Сэмми был идиотом — ужасным, чудовищным идиотом, и доктор Холл сказал об этом Маргарет, после того как мальчик заговорил. Но мать не хотела ему верить. Она утверждала, что это обойдется, и приписывала все слишком быстрому росту.
— Подождите, — говорила она, — вы увидите.
Но старый Том Хэнен понял, в чем дело, и с тех пор его трудно было узнать. Он ненавидел это существо, не хотел даже касаться его, хотя когда-то любовался им целыми часами. Я часто видела, как он с ужасом смотрел на него из-за угла. А когда мальчик начинал реветь, старый Том затыкал себе уши и на него страшно и жалко было смотреть.
Как мальчуган ревел! Больше он ни на что не был способен, разве только на то, чтобы расти. Когда он был голоден, он начинал завывать и унять его можно было только пищей. Каждое утро он на четвереньках вылезал из дома, грелся на солнце и ревел. Из-за этого-то рева он и погиб в конце концов.
Я очень хорошо все это помню. Ему было всего три года, хотя на вид ему можно было свободно дать все десять. А старый Том чувствовал себя хуже и хуже: ходит в поле за плугом и все разговаривает сам с собой, бормочет…

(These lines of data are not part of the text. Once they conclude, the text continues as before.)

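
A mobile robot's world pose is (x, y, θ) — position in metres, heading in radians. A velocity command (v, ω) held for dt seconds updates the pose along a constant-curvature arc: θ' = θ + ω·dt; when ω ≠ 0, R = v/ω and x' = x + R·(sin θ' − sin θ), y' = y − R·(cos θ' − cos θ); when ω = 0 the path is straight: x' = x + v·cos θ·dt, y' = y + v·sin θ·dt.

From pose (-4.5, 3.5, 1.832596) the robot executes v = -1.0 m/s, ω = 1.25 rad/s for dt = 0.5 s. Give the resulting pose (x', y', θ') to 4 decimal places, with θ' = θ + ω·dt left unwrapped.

(-4.2328, 3.0870, 2.4576)

θ' = 1.8326 + 1.25·0.5 = 2.4576
R = v/ω = -1.0/1.25 = -0.8000
x' = -4.5 + -0.8000·(sin 2.4576 − sin 1.8326) = -4.2328
y' = 3.5 − -0.8000·(cos 2.4576 − cos 1.8326) = 3.0870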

Я помню, как он сидел в тот день на скамейке у кухонной двери и прилаживал новую рукоятку к своему заступу. Вдруг выполз его ужасный сын и начал реветь, по обыкновению жмурясь от солнца. Я видела, как старый Том выпучил глаза и смотрел на чудовище, ревевшее перед ним, точно осел. Том не мог этого выдержать, и что-то стряслось с ним. Он вдруг вскочил и изо всех сил хватил чудовище рукояткой заступа по голове, и все бил и бил, словно это была бешеная собака. Затем он прямо отправился в конюшню и повесился там на перекладине. Ну, после этого я уже не могла оставаться у них и перешла к своей сестре, которая вышла за Джона Мартина и отлично живет.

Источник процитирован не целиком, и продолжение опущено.